Graham Barr, head of UK retail at real estate firm CBRE, said rents had dropped “a little bit” since the Covid-19 pandemic, lowering the barrier to entry and benefiting chains such as Søstrene Grene.
However, the cost of opening shops in the UK has almost doubled in some cases since it entered the UK, Mikkel said, partly due to fit out expenses — Søstrene Grene uses a lot of wood and furniture to display and store its products. The brothers are not prepared to compromise on store aesthetics, an influence from their parents, which they believe helps sales.
Tan at PwC cautioned that despite their intentions “everybody is chasing after the same locations”, which could prevent Søstrene Grene from achieving its openings goal on time. He added: “Some chains have become unstuck as they got more mature — some of the locations you would think were really good, were not, and they were actually losing footfall.”
Mikkel said the company has “always been really careful with our expansion” and “we haven’t just started out with the big cities and expensive locations”.

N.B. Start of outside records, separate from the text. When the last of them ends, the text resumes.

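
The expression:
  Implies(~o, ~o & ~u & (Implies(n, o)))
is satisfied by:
  {o: True, n: False, u: False}
  {o: True, u: True, n: False}
  {o: True, n: True, u: False}
  {o: True, u: True, n: True}
  {u: False, n: False, o: False}


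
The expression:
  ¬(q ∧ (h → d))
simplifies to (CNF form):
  (h ∨ ¬q) ∧ (¬d ∨ ¬q)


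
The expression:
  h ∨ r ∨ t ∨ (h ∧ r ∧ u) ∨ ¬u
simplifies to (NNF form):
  h ∨ r ∨ t ∨ ¬u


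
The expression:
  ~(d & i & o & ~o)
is always true.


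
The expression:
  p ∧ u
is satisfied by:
  {p: True, u: True}


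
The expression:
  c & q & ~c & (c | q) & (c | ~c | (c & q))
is never true.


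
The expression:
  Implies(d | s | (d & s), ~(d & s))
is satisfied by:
  {s: False, d: False}
  {d: True, s: False}
  {s: True, d: False}


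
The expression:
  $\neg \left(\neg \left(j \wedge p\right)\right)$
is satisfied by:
  {p: True, j: True}


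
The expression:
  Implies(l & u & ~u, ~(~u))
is always true.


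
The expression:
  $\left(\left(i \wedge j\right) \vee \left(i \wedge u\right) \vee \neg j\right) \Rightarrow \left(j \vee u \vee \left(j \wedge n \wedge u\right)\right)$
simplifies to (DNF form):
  $j \vee u$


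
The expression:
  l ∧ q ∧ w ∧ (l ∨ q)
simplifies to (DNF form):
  l ∧ q ∧ w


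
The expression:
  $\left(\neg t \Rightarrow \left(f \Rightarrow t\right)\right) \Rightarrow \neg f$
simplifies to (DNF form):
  $\neg f \vee \neg t$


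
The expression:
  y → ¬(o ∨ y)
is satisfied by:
  {y: False}


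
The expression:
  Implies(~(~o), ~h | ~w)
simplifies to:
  ~h | ~o | ~w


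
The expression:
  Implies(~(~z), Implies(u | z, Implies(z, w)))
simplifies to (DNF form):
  w | ~z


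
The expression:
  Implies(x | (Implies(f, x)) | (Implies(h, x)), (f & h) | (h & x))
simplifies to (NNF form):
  h & (f | x)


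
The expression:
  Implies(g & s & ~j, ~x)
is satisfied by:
  {j: True, s: False, x: False, g: False}
  {j: False, s: False, x: False, g: False}
  {j: True, g: True, s: False, x: False}
  {g: True, j: False, s: False, x: False}
  {j: True, x: True, g: False, s: False}
  {x: True, g: False, s: False, j: False}
  {j: True, g: True, x: True, s: False}
  {g: True, x: True, j: False, s: False}
  {j: True, s: True, g: False, x: False}
  {s: True, g: False, x: False, j: False}
  {j: True, g: True, s: True, x: False}
  {g: True, s: True, j: False, x: False}
  {j: True, x: True, s: True, g: False}
  {x: True, s: True, g: False, j: False}
  {j: True, g: True, x: True, s: True}


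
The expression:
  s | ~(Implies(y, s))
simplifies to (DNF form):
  s | y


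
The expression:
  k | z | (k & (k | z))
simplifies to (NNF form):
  k | z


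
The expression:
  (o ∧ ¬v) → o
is always true.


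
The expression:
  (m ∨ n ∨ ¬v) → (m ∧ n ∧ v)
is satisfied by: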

In Manchester, for example, it opened “in a bit of a difficult location” five years ago. Although sales were disappointing at first, they have grown “20 to 25 per cent every year since and now it’s a really strong turnover and we can afford to move into the shopping mall and the nicer location”.
Søstrene Grene’s sales rose 22 per cent year-on-year to £247mn in 2024, while pre-tax profit was up 15 per cent to £24mn.

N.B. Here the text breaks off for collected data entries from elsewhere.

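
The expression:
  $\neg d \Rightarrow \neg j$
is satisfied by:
  {d: True, j: False}
  {j: False, d: False}
  {j: True, d: True}


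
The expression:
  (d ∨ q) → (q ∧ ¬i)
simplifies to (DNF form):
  (q ∧ ¬i) ∨ (¬d ∧ ¬q)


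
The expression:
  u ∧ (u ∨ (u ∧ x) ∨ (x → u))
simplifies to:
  u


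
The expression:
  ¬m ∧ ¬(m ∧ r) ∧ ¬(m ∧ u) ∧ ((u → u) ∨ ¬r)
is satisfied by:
  {m: False}


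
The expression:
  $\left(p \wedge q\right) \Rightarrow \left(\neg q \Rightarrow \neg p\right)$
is always true.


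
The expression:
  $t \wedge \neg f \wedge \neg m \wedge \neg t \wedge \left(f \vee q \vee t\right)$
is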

Mikkel was adamant that the group’s expansion was not a precursor to a sale or a possible stock market listing, nor do they want external investors.
“We still want to stay family-owned and operated,” he said. “We don’t know if there’s going to be another generation wanting to take over yet, because they are still too young, and it’s also very different taking over business with thousands of employees 1744356666, than when we started.”
“We do have the cash flow and also the help of the bank to finance it, so we have not been in a situation where there’s something that we really want to do, but we were not able to [get] the financing.”

The chain was founded by Inger and Knud Grene, who both hailed from entrepreneurial families. Their four children grew up in a “creative” household, according to the brothers.
Cresten initially wanted to be an architect but after moving to London and working in pubs for a few months he realised that “everything I had been searching for was at home”. Mikkel also thought he wanted to do something else but as soon as he started working in shops as a teenager, when the business only had a handful of employees, he changed his mind.
Cresten does not mind Søstrene Grene being likened to Ikea by some customers — “I have full respect for Ikea, they’ve been doing a tremendous job” — “but Søstrene Grene is hard to compare with anything”.